I know some little bit.  When my daughter was an infant, on three occasions she fell ill with a very high fever which did not respond to medication.  The fact that she might be taken from us was a pain I do not like to remember, and I can only imagine how much worse the loss is for those families whose loss became their reality.  Platitudes and false hope are worthless in such a place and time, so I do not write these words casually, but with firm conviction and faith that my Lord will make solace known to these families.

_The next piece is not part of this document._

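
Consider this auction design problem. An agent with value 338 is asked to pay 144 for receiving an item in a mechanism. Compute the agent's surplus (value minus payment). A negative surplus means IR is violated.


Step 1: Surplus = value - payment = 338 - 144 = 194
Step 2: IR is satisfied (surplus >= 0)

194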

The strange thing about evil, is that it is like pain.  No one touched by it is pleased, but it passes, even if it is sharp and cruel in its moment.  But we must be there for those suffering from evil, just as we would for a friend in pain.  It may seem small, but in such times there is great value in being there for each other, meeting every need in whatever we can, whether we have the word or are silent, whether we think we understand or recognize something beyond our ken.

Believers know God is our father, but when facing evil we do well to remember we are family to each other, all of us.